Der entscheidende Unterschied zu DiGAs: DiPAs sind primär für Pflegebedürftige gedacht, nicht für Patienten mit einer spezifischen medizinischen Diagnose. Sie werden nicht verschrieben, sondern über die Pflegekasse abgerechnet. Je nach Pflegegrad können Versicherte bis zu 70 Euro monatlich für anerkannte DiPAs erhalten.

Wer Anspruch hat und wie er ihn geltend macht

Anspruchsberechtigt sind Personen mit einem anerkannten Pflegegrad (1–5).

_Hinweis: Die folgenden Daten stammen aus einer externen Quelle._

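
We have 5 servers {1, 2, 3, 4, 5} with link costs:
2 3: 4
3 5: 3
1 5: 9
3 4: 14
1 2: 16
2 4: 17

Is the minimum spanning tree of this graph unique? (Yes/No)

Sort edges by weight, then run Kruskal:
3 5 (3): add — endpoints in different components.
2 3 (4): add — endpoints in different components.
1 5 (9): add — endpoints in different components.
3 4 (14): add — endpoints in different components.
Every non-tree edge has weight strictly greater than the heaviest edge on the tree path between its endpoints, so the MST is unique.

Yes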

Die Abrechnung erfolgt über die Pflegekasse – in der Regel reicht eine formlose Mitteilung, welche App genutzt werden soll, sofern diese im BfArM-Verzeichnis aufgeführt ist. Eine ärztliche Verschreibung ist nicht erforderlich.

Die praktische Inanspruchnahme war in der Anfangsphase gering. Viele Betroffene und Angehörige kennen DiPAs schlicht nicht oder wissen nicht, wie der Erstattungsprozess funktioniert. Informationskampagnen der Krankenkassen und des BMG sollen das ändern.

Relevanz für die Versorgung

DiPAs sind kein Ersatz für Pflegepersonal, aber sie können Zeit überbrücken, Angehörige entlasten und die Autonomie Pflegebedürftiger stärken. Ihr Potenzial liegt vor allem in der Kombination mit menschlicher Pflege – technologiegestützte Assistenz als Ergänzung, nicht als Substitut. Die monatliche Fördersumme von bis zu 70 Euro macht sie zudem für viele Haushalte finanziell zugänglich.